Britt van Duijvenvoorde, PhD Researcher, International Institute of Social History, Amsterdam //
Slave trade in Asia is slowly gaining more attention in academic and public spaces. The Exploring Slave Trade in Asia (ESTA) Database has, unquestionably, greatly contributed to increased awareness about the history of slavery in the wider Indian Ocean World both in the Netherlands as well as internationally. Since its launch in December 2023, the ESTA Database has significantly expanded in scope. Efforts by the ESTA team, collaborating projects at the International Institute of Social History (IISH), and international partners have made a new data publication possible. To celebrate the amazing collective effort, Pascal Konings (IISH) and myself, Britt van Duijvenvoorde (IISH), organized the symposium “Rethinking Horizons for Histories of Slavery in Asia” on December 12, 2025, at the IISH. The objectives of this event were twofold. On the one hand, it occasioned the second data launch of the ESTA Database and its data entry system TIDES. On the other, it provided a space to critically examine early modern slave trade in Asia and its enduring legacies in contemporary forms of slavery through the documentary screening of Slave Island together with filmmaker Jimmy Hendrickx.

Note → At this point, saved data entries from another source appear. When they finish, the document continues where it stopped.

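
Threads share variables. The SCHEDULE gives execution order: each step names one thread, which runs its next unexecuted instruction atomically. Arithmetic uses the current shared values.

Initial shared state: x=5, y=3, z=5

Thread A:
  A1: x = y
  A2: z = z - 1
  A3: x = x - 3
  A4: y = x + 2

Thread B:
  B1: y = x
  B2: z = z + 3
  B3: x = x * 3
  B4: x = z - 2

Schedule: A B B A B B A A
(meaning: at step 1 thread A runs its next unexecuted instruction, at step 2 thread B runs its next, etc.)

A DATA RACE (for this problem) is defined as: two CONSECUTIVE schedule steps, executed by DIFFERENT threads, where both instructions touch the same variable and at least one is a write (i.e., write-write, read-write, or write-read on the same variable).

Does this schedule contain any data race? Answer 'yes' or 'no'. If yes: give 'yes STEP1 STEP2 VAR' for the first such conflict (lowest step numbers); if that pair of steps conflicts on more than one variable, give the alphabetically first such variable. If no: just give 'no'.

Answer: yes 1 2 x

Derivation:
Steps 1,2: A(x = y) vs B(y = x). RACE on x (W-R), y (R-W). Multiple vars; alphabetically first is x.
Steps 2,3: same thread (B). No race.
Steps 3,4: B(z = z + 3) vs A(z = z - 1). RACE on z (W-W).
Steps 4,5: A(r=z,w=z) vs B(r=x,w=x). No conflict.
Steps 5,6: same thread (B). No race.
Steps 6,7: B(x = z - 2) vs A(x = x - 3). RACE on x (W-W).
Steps 7,8: same thread (A). No race.
First conflict at steps 1,2.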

The launch of the new ESTA data and entry system was accompanied by several presentations from researchers that are related to ESTA or the field of Indian Ocean slavery. Past and future data contributions to the ESTA Database were presented by Miguel Rodrigues (IISH), on the Iberian slave trade in Asia, and by myself, on the Dutch East India Company in the Bay of Bengal. Student assistants Milan Francis and Femke Brink introduced the audience to TIDES, ESTA’s novel data entry system, and presented an incredibly detailed story of a Dutch slave trade vessel which was hijacked by the Danish along the East Coast of India. Concluding the ESTA-related presentations, Bethany Warner shared the recent HTR developments at the IISH, which involves both the transcription of Dutch colonial archives as well as the construction of new HTR models for other languages. These presentations were followed by Kathleen Burke, who introduced her recent work on colonial kitchens and other places of food provision as spaces of oppression and resistance.

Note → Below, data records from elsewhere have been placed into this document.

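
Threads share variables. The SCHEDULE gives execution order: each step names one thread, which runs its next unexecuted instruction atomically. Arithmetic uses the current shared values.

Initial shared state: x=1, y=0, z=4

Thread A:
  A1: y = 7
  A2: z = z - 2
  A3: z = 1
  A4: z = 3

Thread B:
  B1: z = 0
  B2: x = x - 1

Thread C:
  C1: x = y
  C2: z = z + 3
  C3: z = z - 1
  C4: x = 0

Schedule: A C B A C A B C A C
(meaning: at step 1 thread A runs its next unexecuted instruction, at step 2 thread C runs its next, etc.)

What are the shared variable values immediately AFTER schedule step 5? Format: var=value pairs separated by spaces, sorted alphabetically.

Step 1: thread A executes A1 (y = 7). Shared: x=1 y=7 z=4. PCs: A@1 B@0 C@0
Step 2: thread C executes C1 (x = y). Shared: x=7 y=7 z=4. PCs: A@1 B@0 C@1
Step 3: thread B executes B1 (z = 0). Shared: x=7 y=7 z=0. PCs: A@1 B@1 C@1
Step 4: thread A executes A2 (z = z - 2). Shared: x=7 y=7 z=-2. PCs: A@2 B@1 C@1
Step 5: thread C executes C2 (z = z + 3). Shared: x=7 y=7 z=1. PCs: A@2 B@1 C@2

Answer: x=7 y=7 z=1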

After a lunch intermezzo, ESTA coordinator Pascal Konings (IISH) officially launched the new version of the ESTA Database. In this upgraded version, the Database contains 5,292 voyages and 9,155 subvoyages and lays bare previously unrecorded slave trading patterns from newly added regions such as China, Southeast India, and Mozambique, with an increased chronological coverage into the twentieth century. In total, the ESTA Database currently contains explicit references to at least 440,000–448,000 forcedly and violently displaced enslaved people. In addition to a new version of the Database, Pascal Konings introduced the data entry system TIDES. This entry system allows users to contribute data on slave trade voyages while retaining full data ownership, and to annotate existing ESTA voyages. It was a really worthwhile experience to have worked with the ESTA team and to have colleagues like Jennifer Gaynor and Hideaki Suzuki share their reflections (and dreams!) on slave trade data, databases, and the creation of digital infrastructures.

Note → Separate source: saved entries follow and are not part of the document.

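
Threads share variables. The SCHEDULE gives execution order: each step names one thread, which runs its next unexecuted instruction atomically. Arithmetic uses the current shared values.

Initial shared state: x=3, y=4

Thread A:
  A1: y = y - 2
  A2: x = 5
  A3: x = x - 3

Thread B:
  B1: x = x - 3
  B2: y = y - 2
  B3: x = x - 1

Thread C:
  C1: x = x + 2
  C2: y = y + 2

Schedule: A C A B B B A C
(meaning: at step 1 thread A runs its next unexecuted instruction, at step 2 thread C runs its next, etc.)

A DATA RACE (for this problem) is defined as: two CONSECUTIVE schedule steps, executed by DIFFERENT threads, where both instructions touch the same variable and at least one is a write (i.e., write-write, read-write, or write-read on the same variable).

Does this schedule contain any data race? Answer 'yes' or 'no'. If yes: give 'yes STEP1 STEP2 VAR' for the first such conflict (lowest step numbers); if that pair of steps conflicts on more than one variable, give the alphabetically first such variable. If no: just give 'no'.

Answer: yes 2 3 x

Derivation:
Steps 1,2: A(r=y,w=y) vs C(r=x,w=x). No conflict.
Steps 2,3: C(x = x + 2) vs A(x = 5). RACE on x (W-W).
Steps 3,4: A(x = 5) vs B(x = x - 3). RACE on x (W-W).
Steps 4,5: same thread (B). No race.
Steps 5,6: same thread (B). No race.
Steps 6,7: B(x = x - 1) vs A(x = x - 3). RACE on x (W-W).
Steps 7,8: A(r=x,w=x) vs C(r=y,w=y). No conflict.
First conflict at steps 2,3.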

Histories of slavery are seldom connected to modern day forms of slavery. Even though contemporary labor and sexual exploitation are organized in structurally comparable ways to early modern slavery, historians all too often refrain from engaging with contemporary constructions of labor exploitation. This reverberates in the public domain, where ‘surprise’ is the main sentiment expressed when people are faced with the existence of modern slavery. To address and rethink academic and public understandings of the historicity of slavery, the second part of the event shifted focus to the present through a screening of Slave Island. This documentary follows the activist Jeremy Kewuan in his quest to eradicate modern day human trafficking on Sumba. The documentary forms a testimony to the individuals who still suffer under conditions of modern slavery whilst tracing their current-day experiences back to their colonial roots. On a more personal note, this documentary touched me incredibly in revealing the extremes of both human empathy and apathy. I am incredibly grateful that filmmaker Jimmy Hendrickx could be present during the event to discuss the documentary and the larger implications of both his movie and the realities of forced labor it depicts. In the discussion that followed, we talked about the intersections between local slavery on Sumba and commercial slave trade, both past and present, as well as topics such as gender roles in enslavement and the movie’s reception in Indonesia.

ESTA and Slave Island are projects that emerged, on the one hand, from living in the afterlife of oppression where the lives of millions of people worldwide are still marked by exploitation, and, on the other, a shared felt urgency to redress these historical and contemporary forms of violence via the dissemination of knowledge of untold histories and modern realities. Putting these two projects in dialogue with each other is, of course, not enough to fight modern day slavery—but it is one step forward in raising awareness that this fight is still to be fought.